After analyzing 12 different categories ranging from energy and water use to their potential to increase greenhouse gases, the researchers found that a reusable shopping bag had to be taken on as many as 34 shopping trips to equal the environmental impact of one plastic bag that was subsequently reused. Meanwhile, most shoppers used a reusable bag only three times before discarding it–which wasn’t enough to overcome the greater environmental impact of its manufacture and shipment.

Meanwhile, bag bans are catching flak for disproportionately impact low-income residents. When Providence, R.I. considered a bag ban of its own earlier this year, the city’s Racial and Environmental Justice Committee voiced concerns.

“Plastic bags are bad, but introducing legislation that negatively impacts poor people is not a solution. Providence has a history of inflicting policy that fines, taxes, or otherwise impairs the ability of residents to thrive-low income residents in particular,” the committee wrote in a letter in April, calling the ban another financial burden imposed by the city on low income residents.

The committee was concerned that the ban would disproportionately impact lower income residents who did not have cars and were more likely to rely on public transportation. They feared that people trying to feed large families or who double bagged their groceries to better carry them on public transportation would find the bag fee burdensome.

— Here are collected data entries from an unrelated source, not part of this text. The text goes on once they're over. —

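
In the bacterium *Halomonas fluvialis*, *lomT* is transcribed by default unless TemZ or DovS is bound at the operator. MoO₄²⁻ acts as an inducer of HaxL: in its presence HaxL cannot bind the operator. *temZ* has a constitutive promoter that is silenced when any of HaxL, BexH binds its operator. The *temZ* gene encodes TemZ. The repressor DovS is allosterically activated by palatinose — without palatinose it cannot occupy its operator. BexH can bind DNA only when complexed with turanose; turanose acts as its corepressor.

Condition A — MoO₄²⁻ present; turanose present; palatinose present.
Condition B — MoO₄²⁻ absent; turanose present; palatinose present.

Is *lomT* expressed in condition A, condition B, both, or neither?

Condition A:
MoO₄²⁻ is present, so HaxL is inactive.
Turanose is present, so BexH is active.
With repressor BexH bound, *temZ* is not transcribed.
So TemZ is not produced.
Palatinose is present, so DovS is active.
With repressor DovS bound, *lomT* is not transcribed.
→ *lomT* is OFF in A.
Condition B:
MoO₄²⁻ is absent, so HaxL is active.
Turanose is present, so BexH is active.
With repressor HaxL bound, *temZ* is not transcribed.
So TemZ is not produced.
Palatinose is present, so DovS is active.
With repressor DovS bound, *lomT* is not transcribed.
→ *lomT* is OFF in B.

neither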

In Boston, retailers are responding to the ban in different ways. Grocery chain Stop & Shop says that it will charge $0.05 for paper shopping bags at its Boston stores, donating the proceeds from the sales back to the community. Other stores help promotional giveaway where shoppers could win reusable bags. The ban also applies to restaurants and other retailers, though, and it is unclear how they will handle the transition.